Admittedly the jump was in thin, after-hours trading. Investors were spooked and fearful that the Fed's purchases would further push down interest rates, leading to a further weakening of the dollar. The greenback tumbled against most other major currencies, and gold rose as individuals scampered to the metal that is often seen as a safe haven.
Whether the mid-week jump will be sustained when markets have absorbed the full implications of the Fed's move - injecting more liquidity into the banking system to prime the real economy's pumps - remains to be seen. It is well known that the Fed is targeting an additional trillion dollars injection into the nation's money supply by purchasing mortgage-backed securities.
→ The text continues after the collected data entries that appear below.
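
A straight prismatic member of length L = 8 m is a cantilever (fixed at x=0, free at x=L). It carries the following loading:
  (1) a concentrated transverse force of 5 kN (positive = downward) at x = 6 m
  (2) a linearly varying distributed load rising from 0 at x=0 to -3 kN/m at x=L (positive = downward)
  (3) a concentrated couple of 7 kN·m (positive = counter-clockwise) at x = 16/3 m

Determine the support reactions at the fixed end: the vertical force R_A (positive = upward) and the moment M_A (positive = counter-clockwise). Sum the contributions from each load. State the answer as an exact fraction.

R_A = -7 kN, M_A = -41 kN·m

Load 1 — point force P=5 kN at a=6 m (b=L-a=2):
  R_A = P = 5 kN
  M_A = Pa = 5·6 = 30 kN·m
Load 2 — triangular load w₀=-3 kN/m (0→w₀ over full span):
  R_A = w₀L/2 = (-3)·8/2 = -12 kN
  M_A = w₀L²/3 = (-3)·8²/3 = -64 kN·m
Load 3 — applied couple M₀=7 kN·m at a=16/3 m (b=L-a=8/3):
  R_A = 0 kN
  M_A = -M₀ = -7 kN·m
Superposition: R_A = -7 kN, M_A = -41 kN·m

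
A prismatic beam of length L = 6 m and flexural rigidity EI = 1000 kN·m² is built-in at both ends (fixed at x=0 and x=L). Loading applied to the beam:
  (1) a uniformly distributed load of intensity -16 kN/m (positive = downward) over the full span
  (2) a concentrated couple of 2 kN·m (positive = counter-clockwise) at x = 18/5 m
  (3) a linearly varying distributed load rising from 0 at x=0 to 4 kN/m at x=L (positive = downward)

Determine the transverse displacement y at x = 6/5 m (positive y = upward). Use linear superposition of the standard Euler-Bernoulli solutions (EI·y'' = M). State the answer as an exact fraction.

Load 1 — uniform load w=-16 kN/m over full span:
  y_1 = -wx²(L-x)²/(24EI) = -(-16)·(6/5)²·(6-(6/5))²/(24·1000) = 1728/78125 m
Load 2 — applied couple M₀=2 kN·m at a=18/5 m (b=L-a=12/5):
  y_2 = (R_Ax³/6 - M_Ax²/2)/EI  [x≤a] with R_A=12/25, M_A=16/25 = ((12/25)·(6/5)³/6 - (16/25)·(6/5)²/2)/1000 = -126/390625 m
Load 3 — triangular load w₀=4 kN/m (0→w₀ over full span):
  y_3 = -w₀x²(L-x)²(x+2L)/(120LEI) = -4·(6/5)²·(6-(6/5))²·((6/5)+2·6)/(120·6·1000) = -4752/1953125 m
Superposition: y = Σ y_i = 37818/1953125 m ≈ 0.019363 m

y(6/5) = 37818/1953125 m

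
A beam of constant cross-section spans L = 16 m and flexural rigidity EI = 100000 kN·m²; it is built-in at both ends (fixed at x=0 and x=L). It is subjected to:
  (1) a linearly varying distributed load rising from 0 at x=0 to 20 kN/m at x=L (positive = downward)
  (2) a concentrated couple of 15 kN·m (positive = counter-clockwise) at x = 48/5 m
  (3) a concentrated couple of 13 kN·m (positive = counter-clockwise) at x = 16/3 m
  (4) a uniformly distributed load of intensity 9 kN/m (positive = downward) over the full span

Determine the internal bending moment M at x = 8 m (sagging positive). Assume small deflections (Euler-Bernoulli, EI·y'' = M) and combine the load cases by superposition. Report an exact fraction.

Load 1 — triangular load w₀=20 kN/m (0→w₀ over full span):
  M_1 = 3w₀Lx/20 - w₀L²/30 - w₀x³/(6L) = 3·20·16·8/20 - 20·16²/30 - 20·8³/(6·16) = 320/3 kN·m
Load 2 — applied couple M₀=15 kN·m at a=48/5 m (b=L-a=32/5):
  M_2 = R_Ax - M_A  [x≤a] with R_A=27/20, M_A=24/5 = (27/20)·8 - (24/5) = 6 kN·m
Load 3 — applied couple M₀=13 kN·m at a=16/3 m (b=L-a=32/3):
  M_3 = R_Ax - M_A - M₀  [x>a] with R_A=13/12, M_A=0 = (13/12)·8 - 0 - 13 = -13/3 kN·m
Load 4 — uniform load w=9 kN/m over full span:
  M_4 = wLx/2 - wL²/12 - wx²/2 = 9·16·8/2 - 9·16²/12 - 9·8²/2 = 96 kN·m
Superposition: M = Σ M_i = 613/3 kN·m ≈ 204.333333 kN·m

M(8) = 613/3 kN·m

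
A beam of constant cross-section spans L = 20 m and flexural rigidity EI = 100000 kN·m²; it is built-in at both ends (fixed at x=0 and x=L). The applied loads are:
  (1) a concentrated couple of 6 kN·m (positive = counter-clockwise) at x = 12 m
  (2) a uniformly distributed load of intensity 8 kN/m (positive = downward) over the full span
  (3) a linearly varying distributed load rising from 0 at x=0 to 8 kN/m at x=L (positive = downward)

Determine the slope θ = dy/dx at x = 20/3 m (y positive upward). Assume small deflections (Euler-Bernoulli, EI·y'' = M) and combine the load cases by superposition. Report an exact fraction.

θ(20/3) = -46243/7593750 rad

Load 1 — applied couple M₀=6 kN·m at a=12 m (b=L-a=8):
  θ_1 = (R_Ax²/2 - M_Ax)/EI  [x≤a] with R_A=54/125, M_A=48/25 = ((54/125)·(20/3)²/2 - (48/25)·(20/3))/100000 = -1/31250 rad
Load 2 — uniform load w=8 kN/m over full span:
  θ_2 = -wx(L-x)(L-2x)/(12EI) = -8·(20/3)·(20-(20/3))·(20-2·(20/3))/(12·100000) = -8/2025 rad
Load 3 — triangular load w₀=8 kN/m (0→w₀ over full span):
  θ_3 = -w₀(2x(L-x)(L-2x)(x+2L)+x²(L-x)²)/(120LEI) = -8·(2·(20/3)·(20-(20/3))·(20-2·(20/3))·((20/3)+2·20)+(20/3)²·(20-(20/3))²)/(120·20·100000) = -64/30375 rad
Superposition: θ = Σ θ_i = -46243/7593750 rad ≈ -0.006090 rad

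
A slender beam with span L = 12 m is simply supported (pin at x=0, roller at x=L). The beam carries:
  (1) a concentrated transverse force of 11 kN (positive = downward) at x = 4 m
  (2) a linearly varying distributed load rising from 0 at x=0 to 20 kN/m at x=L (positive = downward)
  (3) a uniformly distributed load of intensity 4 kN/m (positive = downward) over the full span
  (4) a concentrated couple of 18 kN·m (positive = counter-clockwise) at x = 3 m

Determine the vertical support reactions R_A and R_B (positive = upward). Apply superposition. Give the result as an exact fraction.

R_A = 437/6 kN, R_B = 637/6 kN

Load 1 — point force P=11 kN at a=4 m (b=L-a=8):
  R_A = Pb/L = 11·8/12 = 22/3 kN
  R_B = Pa/L = 11·4/12 = 11/3 kN
Load 2 — triangular load w₀=20 kN/m (0→w₀ over full span):
  R_A = w₀L/6 = 20·12/6 = 40 kN
  R_B = w₀L/3 = 20·12/3 = 80 kN
Load 3 — uniform load w=4 kN/m over full span:
  R_A = wL/2 = 4·12/2 = 24 kN
  R_B = wL/2 = 4·12/2 = 24 kN
Load 4 — applied couple M₀=18 kN·m at a=3 m (b=L-a=9):
  R_A = M₀/L = 18/12 = 3/2 kN
  R_B = -M₀/L = -18/12 = -3/2 kN
Superposition: R_A = 437/6 kN, R_B = 637/6 kN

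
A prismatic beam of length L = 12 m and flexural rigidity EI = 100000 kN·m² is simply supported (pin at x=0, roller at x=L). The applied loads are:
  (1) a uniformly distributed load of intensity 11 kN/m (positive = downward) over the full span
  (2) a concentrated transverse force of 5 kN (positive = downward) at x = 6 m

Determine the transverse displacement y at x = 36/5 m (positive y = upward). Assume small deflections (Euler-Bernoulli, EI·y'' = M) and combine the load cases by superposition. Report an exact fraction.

y(36/5) = -234243/7812500 m

Load 1 — uniform load w=11 kN/m over full span:
  y_1 = -wx(L³-2Lx²+x³)/(24EI) = -11·(36/5)·(12³-2·12·(36/5)²+(36/5)³)/(24·100000) = -55242/1953125 m
Load 2 — point force P=5 kN at a=6 m (b=L-a=6):
  y_2 = -Pa(L-x)(2Lx-a²-x²)/(6LEI)  [x>a] = -5·6·(12-(36/5))·(2·12·(36/5)-6²-(36/5)²)/(6·12·100000) = -531/312500 m
Superposition: y = Σ y_i = -234243/7812500 m ≈ -0.029983 m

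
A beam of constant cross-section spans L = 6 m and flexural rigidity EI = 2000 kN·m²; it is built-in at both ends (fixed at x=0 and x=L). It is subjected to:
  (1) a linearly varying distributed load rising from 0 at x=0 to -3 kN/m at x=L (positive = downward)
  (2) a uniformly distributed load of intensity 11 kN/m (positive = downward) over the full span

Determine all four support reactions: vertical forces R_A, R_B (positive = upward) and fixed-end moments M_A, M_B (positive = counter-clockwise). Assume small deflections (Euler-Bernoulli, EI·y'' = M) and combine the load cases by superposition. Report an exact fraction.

R_A = 303/10 kN, M_A = 147/5 kN·m, R_B = 267/10 kN, M_B = -138/5 kN·m

Load 1 — triangular load w₀=-3 kN/m (0→w₀ over full span):
  R_A = 3w₀L/20 = 3·(-3)·6/20 = -27/10 kN
  M_A = w₀L²/30 = (-3)·6²/30 = -18/5 kN·m
  R_B = 7w₀L/20 = 7·(-3)·6/20 = -63/10 kN
  M_B = -w₀L²/20 = -(-3)·6²/20 = 27/5 kN·m
Load 2 — uniform load w=11 kN/m over full span:
  R_A = wL/2 = 11·6/2 = 33 kN
  M_A = wL²/12 = 11·6²/12 = 33 kN·m
  R_B = wL/2 = 11·6/2 = 33 kN
  M_B = -wL²/12 = -11·6²/12 = -33 kN·m
Superposition: R_A = 303/10 kN, M_A = 147/5 kN·m, R_B = 267/10 kN, M_B = -138/5 kN·m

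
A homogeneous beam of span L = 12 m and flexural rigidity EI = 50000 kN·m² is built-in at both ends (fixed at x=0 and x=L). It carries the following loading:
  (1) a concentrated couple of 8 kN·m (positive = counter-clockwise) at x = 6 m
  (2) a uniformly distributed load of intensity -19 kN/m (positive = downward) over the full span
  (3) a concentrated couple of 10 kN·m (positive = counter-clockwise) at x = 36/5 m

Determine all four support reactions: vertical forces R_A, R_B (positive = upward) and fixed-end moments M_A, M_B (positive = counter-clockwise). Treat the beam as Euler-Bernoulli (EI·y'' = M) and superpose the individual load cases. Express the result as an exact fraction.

R_A = -559/5 kN, M_A = -1114/5 kN·m, R_B = -581/5 kN, M_B = 1156/5 kN·m

Load 1 — applied couple M₀=8 kN·m at a=6 m (b=L-a=6):
  R_A = 6M₀ab/L³ = 6·8·6·6/12³ = 1 kN
  M_A = M₀b(2a-b)/L² = 8·6·(2·6-6)/12² = 2 kN·m
  R_B = -6M₀ab/L³ = -6·8·6·6/12³ = -1 kN
  M_B = M₀a(2b-a)/L² = 8·6·(2·6-6)/12² = 2 kN·m
Load 2 — uniform load w=-19 kN/m over full span:
  R_A = wL/2 = (-19)·12/2 = -114 kN
  M_A = wL²/12 = (-19)·12²/12 = -228 kN·m
  R_B = wL/2 = (-19)·12/2 = -114 kN
  M_B = -wL²/12 = -(-19)·12²/12 = 228 kN·m
Load 3 — applied couple M₀=10 kN·m at a=36/5 m (b=L-a=24/5):
  R_A = 6M₀ab/L³ = 6·10·(36/5)·(24/5)/12³ = 6/5 kN
  M_A = M₀b(2a-b)/L² = 10·(24/5)·(2·(36/5)-(24/5))/12² = 16/5 kN·m
  R_B = -6M₀ab/L³ = -6·10·(36/5)·(24/5)/12³ = -6/5 kN
  M_B = M₀a(2b-a)/L² = 10·(36/5)·(2·(24/5)-(36/5))/12² = 6/5 kN·m
Superposition: R_A = -559/5 kN, M_A = -1114/5 kN·m, R_B = -581/5 kN, M_B = 1156/5 kN·m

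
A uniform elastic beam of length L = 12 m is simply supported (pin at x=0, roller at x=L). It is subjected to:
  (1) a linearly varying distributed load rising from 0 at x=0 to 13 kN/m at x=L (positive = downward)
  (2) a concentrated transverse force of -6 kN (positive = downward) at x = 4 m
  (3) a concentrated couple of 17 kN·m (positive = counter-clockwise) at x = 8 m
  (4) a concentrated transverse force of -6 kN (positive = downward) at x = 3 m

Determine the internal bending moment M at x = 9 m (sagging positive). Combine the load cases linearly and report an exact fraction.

Load 1 — triangular load w₀=13 kN/m (0→w₀ over full span):
  M_1 = w₀Lx/6 - w₀x³/(6L) = 13·12·9/6 - 13·9³/(6·12) = 819/8 kN·m
Load 2 — point force P=-6 kN at a=4 m (b=L-a=8):
  M_2 = Pa(L-x)/L  [x>a] = (-6)·4·(12-9)/12 = -6 kN·m
Load 3 — applied couple M₀=17 kN·m at a=8 m (b=L-a=4):
  M_3 = M₀x/L - M₀  [x>a] = 17·9/12 - 17 = -17/4 kN·m
Load 4 — point force P=-6 kN at a=3 m (b=L-a=9):
  M_4 = Pa(L-x)/L  [x>a] = (-6)·3·(12-9)/12 = -9/2 kN·m
Superposition: M = Σ M_i = 701/8 kN·m ≈ 87.625000 kN·m

M(9) = 701/8 kN·m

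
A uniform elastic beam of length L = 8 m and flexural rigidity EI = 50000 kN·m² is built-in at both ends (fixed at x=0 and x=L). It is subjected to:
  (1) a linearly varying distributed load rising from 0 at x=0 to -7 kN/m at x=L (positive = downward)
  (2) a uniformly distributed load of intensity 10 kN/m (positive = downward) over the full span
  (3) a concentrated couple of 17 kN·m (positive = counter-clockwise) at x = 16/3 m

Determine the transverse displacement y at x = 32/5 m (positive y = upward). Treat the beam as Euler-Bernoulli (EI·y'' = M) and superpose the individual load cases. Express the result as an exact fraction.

Load 1 — triangular load w₀=-7 kN/m (0→w₀ over full span):
  y_1 = -w₀x²(L-x)²(x+2L)/(120LEI) = -(-7)·(32/5)²·(8-(32/5))²·((32/5)+2·8)/(120·8·50000) = 50176/146484375 m
Load 2 — uniform load w=10 kN/m over full span:
  y_2 = -wx²(L-x)²/(24EI) = -10·(32/5)²·(8-(32/5))²/(24·50000) = -1024/1171875 m
Load 3 — applied couple M₀=17 kN·m at a=16/3 m (b=L-a=8/3):
  y_3 = (R_Ax³/6 - M_Ax²/2 - M₀(x-a)²/2)/EI  [x>a] with R_A=17/6, M_A=17/3 = ((17/6)·(32/5)³/6 - (17/3)·(32/5)²/2 - 17·((32/5)-(16/3))²/2)/50000 = -136/3515625 m
Superposition: y = Σ y_i = -250472/439453125 m ≈ -0.000570 m

y(32/5) = -250472/439453125 m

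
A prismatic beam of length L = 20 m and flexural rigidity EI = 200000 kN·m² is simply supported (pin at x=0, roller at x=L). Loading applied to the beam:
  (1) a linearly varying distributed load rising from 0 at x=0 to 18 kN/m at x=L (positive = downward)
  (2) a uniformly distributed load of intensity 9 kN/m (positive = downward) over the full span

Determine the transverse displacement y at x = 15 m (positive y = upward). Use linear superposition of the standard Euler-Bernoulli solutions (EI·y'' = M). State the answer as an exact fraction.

y(15) = -699/5120 m

Load 1 — triangular load w₀=18 kN/m (0→w₀ over full span):
  y_1 = -w₀x(7L⁴-10L²x²+3x⁴)/(360LEI) = -18·15·(7·20⁴-10·20²·15²+3·15⁴)/(360·20·200000) = -357/5120 m
Load 2 — uniform load w=9 kN/m over full span:
  y_2 = -wx(L³-2Lx²+x³)/(24EI) = -9·15·(20³-2·20·15²+15³)/(24·200000) = -171/2560 m
Superposition: y = Σ y_i = -699/5120 m ≈ -0.136523 m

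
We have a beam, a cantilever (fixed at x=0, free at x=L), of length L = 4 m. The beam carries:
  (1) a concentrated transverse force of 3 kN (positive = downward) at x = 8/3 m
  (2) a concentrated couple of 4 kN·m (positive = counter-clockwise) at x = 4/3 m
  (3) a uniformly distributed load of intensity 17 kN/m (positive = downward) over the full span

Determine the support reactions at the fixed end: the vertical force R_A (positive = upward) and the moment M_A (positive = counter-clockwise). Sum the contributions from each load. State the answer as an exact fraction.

Load 1 — point force P=3 kN at a=8/3 m (b=L-a=4/3):
  R_A = P = 3 kN
  M_A = Pa = 3·(8/3) = 8 kN·m
Load 2 — applied couple M₀=4 kN·m at a=4/3 m (b=L-a=8/3):
  R_A = 0 kN
  M_A = -M₀ = -4 kN·m
Load 3 — uniform load w=17 kN/m over full span:
  R_A = wL = 17·4 = 68 kN
  M_A = wL²/2 = 17·4²/2 = 136 kN·m
Superposition: R_A = 71 kN, M_A = 140 kN·m

R_A = 71 kN, M_A = 140 kN·m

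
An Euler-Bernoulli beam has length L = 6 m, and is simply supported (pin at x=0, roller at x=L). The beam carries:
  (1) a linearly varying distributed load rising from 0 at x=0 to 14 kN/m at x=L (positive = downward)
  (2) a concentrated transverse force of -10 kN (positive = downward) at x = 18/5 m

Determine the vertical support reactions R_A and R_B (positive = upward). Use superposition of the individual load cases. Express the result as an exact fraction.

Load 1 — triangular load w₀=14 kN/m (0→w₀ over full span):
  R_A = w₀L/6 = 14·6/6 = 14 kN
  R_B = w₀L/3 = 14·6/3 = 28 kN
Load 2 — point force P=-10 kN at a=18/5 m (b=L-a=12/5):
  R_A = Pb/L = (-10)·(12/5)/6 = -4 kN
  R_B = Pa/L = (-10)·(18/5)/6 = -6 kN
Superposition: R_A = 10 kN, R_B = 22 kN

R_A = 10 kN, R_B = 22 kN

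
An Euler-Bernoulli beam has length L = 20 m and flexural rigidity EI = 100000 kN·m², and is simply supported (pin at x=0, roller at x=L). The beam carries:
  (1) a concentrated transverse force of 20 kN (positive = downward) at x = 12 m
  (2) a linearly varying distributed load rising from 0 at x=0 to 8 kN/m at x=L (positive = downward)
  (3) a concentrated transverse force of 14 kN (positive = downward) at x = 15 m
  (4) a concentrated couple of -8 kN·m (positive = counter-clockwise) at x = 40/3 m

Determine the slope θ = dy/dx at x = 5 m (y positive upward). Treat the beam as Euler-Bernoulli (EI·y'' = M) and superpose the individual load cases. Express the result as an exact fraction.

θ(5) = -5727/400000 rad

Load 1 — point force P=20 kN at a=12 m (b=L-a=8):
  θ_1 = -Pb(L²-b²-3x²)/(6LEI)  [x≤a] = -20·8·(20²-8²-3·5²)/(6·20·100000) = -87/25000 rad
Load 2 — triangular load w₀=8 kN/m (0→w₀ over full span):
  θ_2 = -w₀(7L⁴-30L²x²+15x⁴)/(360LEI) = -8·(7·20⁴-30·20²·5²+15·5⁴)/(360·20·100000) = -1327/144000 rad
Load 3 — point force P=14 kN at a=15 m (b=L-a=5):
  θ_3 = -Pb(L²-b²-3x²)/(6LEI)  [x≤a] = -14·5·(20²-5²-3·5²)/(6·20·100000) = -7/4000 rad
Load 4 — applied couple M₀=-8 kN·m at a=40/3 m (b=L-a=20/3):
  θ_4 = (M₀x²/(2L)+C₁)/EI  [x≤a] with C₁=M₀(3b²-L²)/(6L)=160/9 = ((-8)·5²/(2·20)+(160/9))/100000 = 23/180000 rad
Superposition: θ = Σ θ_i = -5727/400000 rad ≈ -0.014318 rad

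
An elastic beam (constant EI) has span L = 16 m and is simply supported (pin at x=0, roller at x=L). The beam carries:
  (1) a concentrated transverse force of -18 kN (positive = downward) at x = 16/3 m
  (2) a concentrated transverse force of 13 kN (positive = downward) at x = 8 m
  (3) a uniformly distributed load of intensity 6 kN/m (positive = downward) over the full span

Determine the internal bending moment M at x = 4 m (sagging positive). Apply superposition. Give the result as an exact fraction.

M(4) = 122 kN·m

Load 1 — point force P=-18 kN at a=16/3 m (b=L-a=32/3):
  M_1 = Pbx/L  [x≤a] = (-18)·(32/3)·4/16 = -48 kN·m
Load 2 — point force P=13 kN at a=8 m (b=L-a=8):
  M_2 = Pbx/L  [x≤a] = 13·8·4/16 = 26 kN·m
Load 3 — uniform load w=6 kN/m over full span:
  M_3 = wx(L-x)/2 = 6·4·(16-4)/2 = 144 kN·m
Superposition: M = Σ M_i = 122 kN·m ≈ 122.000000 kN·m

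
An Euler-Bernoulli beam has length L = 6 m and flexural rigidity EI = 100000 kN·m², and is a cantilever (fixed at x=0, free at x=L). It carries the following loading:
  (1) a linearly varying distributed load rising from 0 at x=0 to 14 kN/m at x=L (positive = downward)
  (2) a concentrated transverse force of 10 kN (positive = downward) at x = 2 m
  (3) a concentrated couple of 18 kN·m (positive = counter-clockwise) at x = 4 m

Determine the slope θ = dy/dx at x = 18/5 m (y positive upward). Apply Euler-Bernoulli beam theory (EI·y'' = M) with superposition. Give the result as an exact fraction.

Load 1 — triangular load w₀=14 kN/m (0→w₀ over full span):
  θ_1 = (w₀Lx²/4-w₀L²x/3-w₀x⁴/(24L))/EI = (14·6·(18/5)²/4-14·6²·(18/5)/3-14·(18/5)⁴/(24·6))/100000 = -109053/31250000 rad
Load 2 — point force P=10 kN at a=2 m (b=L-a=4):
  θ_2 = -Pa²/(2EI)  [x>a] = -10·2²/(2·100000) = -1/5000 rad
Load 3 — applied couple M₀=18 kN·m at a=4 m (b=L-a=2):
  θ_3 = M₀x/EI  [x≤a] = 18·(18/5)/100000 = 81/125000 rad
Superposition: θ = Σ θ_i = -95053/31250000 rad ≈ -0.003042 rad

θ(18/5) = -95053/31250000 rad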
But the planned purchase of Treasuries took the markets by complete surprise.
Fundamentally, the gold market had been consolidating, moving fairly sedately down from last year's $1,030 price peak. On the one hand we have had the likes of Citigroup reckoning that gold markets will remain robust driven by investment demand while economic uncertainties persist.
On the other hand, Neil Meader, Philip Newman and Gargi Shah - all of London-based metals consultancy GFMS - have pointed to a structural decline in gold jewellery demand in the developed economies and of dishoarding in developing economies such as Turkey and India where individuals are selling scrap gold to cover household expenses.
As for South Africa's gold miners - AngloGold Ashanti, Gold Fields and Harmony were confident that the improved rand-denominated revenue and profit performances of last year's final quarter would persist well into this year. And they should receive an additional boost should the Reserve Bank's efforts to cut interest rates on a more frequent basis lead to a steady reduction in the external value of the rand.
Which is all very well. But, to misquote Karl Marx whose views have lately recovered some of their popularity: There is a spectre haunting us - The spectre of inflation.
Pouring trillions into world economies might be a correct Keynesian approach to heading off recession, but it also exposes us to the risk of the sort of inflation we endured in the 1970s and 1980s. And we recall what that led to in gold.